Atteindre un subspace profond peut nécessiter une période de formation, de renforcement de la confiance et de liaison entre la personne Dominante et la personne soumise.
DomSpace
Le DomSpace n’est pas mentionné aussi souvent que le sous-espace, mais il ne fait aucun doute qu’il existe et est aussi important pour la personne Dominante (Top) que le subspace est pour la personne soumise (bottom).
Une des choses qui font un bon Top est de pouvoir lire les réactions physiques et en déduire son état mental. Le Top dans une séance sadomasochiste et la personne Dominante dans une relation D/s doit concentrer toute leur attention sur la personne avec laquelle ils jouent, sentir de l’empathie et établir un lien étroit avec le bottom.
Par conséquent, TopSpace ou DomSpace partage probablement de nombreuses caractéristiques physiologiques avec les subspaces. Peut-être que la libération d’oxytocine est accompagnée de la libération de vasopressine, une autre hormone sociale qui induit des sentiments de possession et de territorialité chez les hommes. Dans les séances sadomasochistes dans lesquelles le Top inflige beaucoup de douleur au bottom, une libération substantielle de noradrenaline peut se produire dans le Top en raison de l’empathie, ce qui renforce probablement son attention et son contrôle sur la séance.
Subdrop
Beaucoup de personnes soumises et de bottom se plaignent d’entrer dans une période de faible énergie, d’apathie et de dysphorie après une séance intense de BDSM. Cela peut être dû à un effet de retrait de la libération de neurotransmetteurs euphoriques pendant la séance.
Cependant, le subdrop peut avoir des causes plus complexes, car, lors d’un examen plus approfondi, il semble y avoir des états différents qui varient d’une personne à l’autre. Certaines personnes ne l’expérimentent jamais, alors qu’elles sont assez fortes chez les autres.
En outre, il semble y avoir au moins deux types de subdrop, qui surviennent immédiatement après la séance et qui peuvent être abordés avec un suivi, et un autre qui survient deux ou trois jours après la séance et peut durer plusieurs jours.
Il est important, je pense, de ne pas accepter le subdrop comme quelque chose de normal et inévitable.

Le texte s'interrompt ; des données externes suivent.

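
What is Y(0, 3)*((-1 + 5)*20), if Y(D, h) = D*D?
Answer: 0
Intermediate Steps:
Y(D, h) = D**2
Y(0, 3)*((-1 + 5)*20) = 0**2*((-1 + 5)*20) = 0*(4*20) = 0*80 = 0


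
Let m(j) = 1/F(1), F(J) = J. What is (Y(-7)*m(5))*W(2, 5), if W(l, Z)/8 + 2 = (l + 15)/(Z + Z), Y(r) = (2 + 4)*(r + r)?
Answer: 1008/5 ≈ 201.60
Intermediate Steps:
Y(r) = 12*r (Y(r) = 6*(2*r) = 12*r)
W(l, Z) = -16 + 4*(15 + l)/Z (W(l, Z) = -16 + 8*((l + 15)/(Z + Z)) = -16 + 8*((15 + l)/((2*Z))) = -16 + 8*((15 + l)*(1/(2*Z))) = -16 + 8*((15 + l)/(2*Z)) = -16 + 4*(15 + l)/Z)
m(j) = 1 (m(j) = 1/1 = 1)
(Y(-7)*m(5))*W(2, 5) = ((12*(-7))*1)*(4*(15 + 2 - 4*5)/5) = (-84*1)*(4*(1/5)*(15 + 2 - 20)) = -336*(-3)/5 = -84*(-12/5) = 1008/5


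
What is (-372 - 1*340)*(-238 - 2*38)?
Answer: 223568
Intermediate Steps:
(-372 - 1*340)*(-238 - 2*38) = (-372 - 340)*(-238 - 76) = -712*(-314) = 223568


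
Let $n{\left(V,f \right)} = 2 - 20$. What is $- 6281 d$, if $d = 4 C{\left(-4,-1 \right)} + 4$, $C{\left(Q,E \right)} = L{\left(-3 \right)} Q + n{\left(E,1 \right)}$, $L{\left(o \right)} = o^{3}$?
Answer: $-2286284$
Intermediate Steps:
$n{\left(V,f \right)} = -18$ ($n{\left(V,f \right)} = 2 - 20 = -18$)
$C{\left(Q,E \right)} = -18 - 27 Q$ ($C{\left(Q,E \right)} = \left(-3\right)^{3} Q - 18 = - 27 Q - 18 = -18 - 27 Q$)
$d = 364$ ($d = 4 \left(-18 - -108\right) + 4 = 4 \left(-18 + 108\right) + 4 = 4 \cdot 90 + 4 = 360 + 4 = 364$)
$- 6281 d = \left(-6281\right) 364 = -2286284$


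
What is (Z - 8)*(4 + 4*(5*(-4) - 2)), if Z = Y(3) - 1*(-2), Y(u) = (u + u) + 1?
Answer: -84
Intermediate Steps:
Y(u) = 1 + 2*u (Y(u) = 2*u + 1 = 1 + 2*u)
Z = 9 (Z = (1 + 2*3) - 1*(-2) = (1 + 6) + 2 = 7 + 2 = 9)
(Z - 8)*(4 + 4*(5*(-4) - 2)) = (9 - 8)*(4 + 4*(5*(-4) - 2)) = 1*(4 + 4*(-20 - 2)) = 1*(4 + 4*(-22)) = 1*(4 - 88) = 1*(-84) = -84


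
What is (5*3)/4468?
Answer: 15/4468 ≈ 0.0033572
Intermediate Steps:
(5*3)/4468 = 15*(1/4468) = 15/4468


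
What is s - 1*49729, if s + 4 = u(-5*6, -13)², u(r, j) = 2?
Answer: -49729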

Peut-être que la séance a suscité des émotions profondément enfouies par le passé que la personne soumise ou que la bottom devrait réfléchir.

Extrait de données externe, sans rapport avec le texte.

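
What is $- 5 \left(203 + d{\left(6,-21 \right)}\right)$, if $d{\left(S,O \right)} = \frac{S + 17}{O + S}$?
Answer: $- \frac{3022}{3} \approx -1007.3$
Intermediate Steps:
$d{\left(S,O \right)} = \frac{17 + S}{O + S}$
$- 5 \left(203 + d{\left(6,-21 \right)}\right) = - 5 \left(203 + \frac{17 + 6}{-21 + 6}\right) = - 5 \left(203 + \frac{1}{-15} \cdot 23\right) = - 5 \left(203 - \frac{23}{15}\right) = \left(-5\right) \frac{3022}{15} = - \frac{3022}{3}$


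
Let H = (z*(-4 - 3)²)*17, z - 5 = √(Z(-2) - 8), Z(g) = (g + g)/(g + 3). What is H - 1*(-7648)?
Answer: 11813 + 1666*I*√3 ≈ 11813.0 + 2885.6*I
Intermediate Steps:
Z(g) = 2*g/(3 + g) (Z(g) = (2*g)/(3 + g) = 2*g/(3 + g))
z = 5 + 2*I*√3 (z = 5 + √(2*(-2)/(3 - 2) - 8) = 5 + √(2*(-2)/1 - 8) = 5 + √(2*(-2)*1 - 8) = 5 + √(-4 - 8) = 5 + √(-12) = 5 + 2*I*√3 ≈ 5.0 + 3.4641*I)
H = 4165 + 1666*I*√3 (H = ((5 + 2*I*√3)*(-4 - 3)²)*17 = ((5 + 2*I*√3)*(-7)²)*17 = ((5 + 2*I*√3)*49)*17 = (245 + 98*I*√3)*17 = 4165 + 1666*I*√3 ≈ 4165.0 + 2885.6*I)
H - 1*(-7648) = (4165 + 1666*I*√3) - 1*(-7648) = (4165 + 1666*I*√3) + 7648 = 11813 + 1666*I*√3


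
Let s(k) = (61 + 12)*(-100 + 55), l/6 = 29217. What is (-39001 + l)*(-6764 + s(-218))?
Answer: -1369688749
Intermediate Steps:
l = 175302 (l = 6*29217 = 175302)
s(k) = -3285 (s(k) = 73*(-45) = -3285)
(-39001 + l)*(-6764 + s(-218)) = (-39001 + 175302)*(-6764 - 3285) = 136301*(-10049) = -1369688749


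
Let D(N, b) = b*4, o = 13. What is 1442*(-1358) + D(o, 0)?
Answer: -1958236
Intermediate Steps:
D(N, b) = 4*b
1442*(-1358) + D(o, 0) = 1442*(-1358) + 4*0 = -1958236 + 0 = -1958236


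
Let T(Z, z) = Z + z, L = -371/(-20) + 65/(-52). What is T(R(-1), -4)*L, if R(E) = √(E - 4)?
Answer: -346/5 + 173*I*√5/10 ≈ -69.2 + 38.684*I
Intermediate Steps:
L = 173/10 (L = -371*(-1/20) + 65*(-1/52) = 371/20 - 5/4 = 173/10 ≈ 17.300)
R(E) = √(-4 + E)
T(R(-1), -4)*L = (√(-4 - 1) - 4)*(173/10) = (√(-5) - 4)*(173/10) = (I*√5 - 4)*(173/10) = (-4 + I*√5)*(173/10) = -346/5 + 173*I*√5/10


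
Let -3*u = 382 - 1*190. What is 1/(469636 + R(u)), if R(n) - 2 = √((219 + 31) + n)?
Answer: 78273/36759975143 - √186/220559850858 ≈ 2.1292e-6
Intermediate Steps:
u = -64 (u = -(382 - 1*190)/3 = -(382 - 190)/3 = -⅓*192 = -64)
R(n) = 2 + √(250 + n) (R(n) = 2 + √((219 + 31) + n) = 2 + √(250 + n))
1/(469636 + R(u)) = 1/(469636 + (2 + √(250 - 64))) = 1/(469636 + (2 + √186)) = 1/(469638 + √186)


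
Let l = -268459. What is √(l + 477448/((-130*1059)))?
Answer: 17*I*√4401537124335/68835 ≈ 518.13*I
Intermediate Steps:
√(l + 477448/((-130*1059))) = √(-268459 + 477448/((-130*1059))) = √(-268459 + 477448/(-137670)) = √(-268459 + 477448*(-1/137670)) = √(-268459 - 238724/68835) = √(-18479613989/68835) = 17*I*√4401537124335/68835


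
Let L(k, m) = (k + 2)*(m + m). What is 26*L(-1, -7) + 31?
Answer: -333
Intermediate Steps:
L(k, m) = 2*m*(2 + k) (L(k, m) = (2 + k)*(2*m) = 2*m*(2 + k))
26*L(-1, -7) + 31 = 26*(2*(-7)*(2 - 1)) + 31 = 26*(2*(-7)*1) + 31 = 26*(-14) + 31 = -364 + 31 = -333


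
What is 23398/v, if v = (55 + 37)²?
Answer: 11699/4232 ≈ 2.7644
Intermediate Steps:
v = 8464 (v = 92² = 8464)
23398/v = 23398/8464 = 23398*(1/8464) = 11699/4232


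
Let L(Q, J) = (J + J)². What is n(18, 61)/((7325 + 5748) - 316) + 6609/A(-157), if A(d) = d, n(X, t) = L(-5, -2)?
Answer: -84308501/2002849 ≈ -42.094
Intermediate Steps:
L(Q, J) = 4*J² (L(Q, J) = (2*J)² = 4*J²)
n(X, t) = 16 (n(X, t) = 4*(-2)² = 4*4 = 16)
n(18, 61)/((7325 + 5748) - 316) + 6609/A(-157) = 16/((7325 + 5748) - 316) + 6609/(-157) = 16/(13073 - 316) + 6609*(-1/157) = 16/12757 - 6609/157 = -84308501/2002849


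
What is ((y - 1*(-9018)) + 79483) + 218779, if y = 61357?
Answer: 368637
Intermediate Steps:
((y - 1*(-9018)) + 79483) + 218779 = ((61357 - 1*(-9018)) + 79483) + 218779 = ((61357 + 9018) + 79483) + 218779 = (70375 + 79483) + 218779 = 149858 + 218779 = 368637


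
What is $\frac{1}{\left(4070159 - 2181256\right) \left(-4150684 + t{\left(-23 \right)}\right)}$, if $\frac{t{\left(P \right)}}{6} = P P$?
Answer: $- \frac{1}{7834244081530} \approx -1.2764 \cdot 10^{-13}$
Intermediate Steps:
$t{\left(P \right)} = 6 P^{2}$ ($t{\left(P \right)} = 6 P P = 6 P^{2}$)
$\frac{1}{\left(4070159 - 2181256\right) \left(-4150684 + t{\left(-23 \right)}\right)} = \frac{1}{\left(4070159 - 2181256\right) \left(-4150684 + 6 \left(-23\right)^{2}\right)} = \frac{1}{1888903 \left(-4150684 + 6 \cdot 529\right)} = \frac{1}{1888903 \left(-4150684 + 3174\right)} = \frac{1}{1888903 \left(-4147510\right)} = \frac{1}{-7834244081530} = - \frac{1}{7834244081530}$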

APPRENDRE ET EVOLUER PAR LES ÉTATS ALTERES DE BDSM
Nous ne devrions pas traiter les états de conscience altérés que nous atteignons dans une séance BDSM de manière frivole, comme si le BDSM n’était qu’un médicament supplémentaire, qu’une drogue supplémentaire. Après tout, si tout ce que nous voulons est d’être en transe, mieux vaut prendre de la drogue, au lieu de passer par un processus BDSM.
Je pense que les états de conscience altérés dans le BDSM sont précieux en raison de leur contexte, celui d’une relation personnelle profonde entre les personnes impliquées dans la séance.
Ce n’est pas tant une question de savoir si nous voulions tel ou tel neurotransmetteur, mais la signification que la séance a apportée à nos vies, c’est à dire l’intension que nous y mettons … peut-être une catharsis, peut-être que les problèmes psychologiques ont été enterrés dans notre esprit depuis longtemps par la séance. Nous avons peut-être rencontré une partie de nous-mêmes que nous ne connaissions pas auparavant.
Cela peut aider de plus en plus de personnes à comprendre le BDSM comme un processus de découverte personnelle et de transformation personnelle qui enrichit notre vie et contribue à nous rendre plus heureux et réalisés.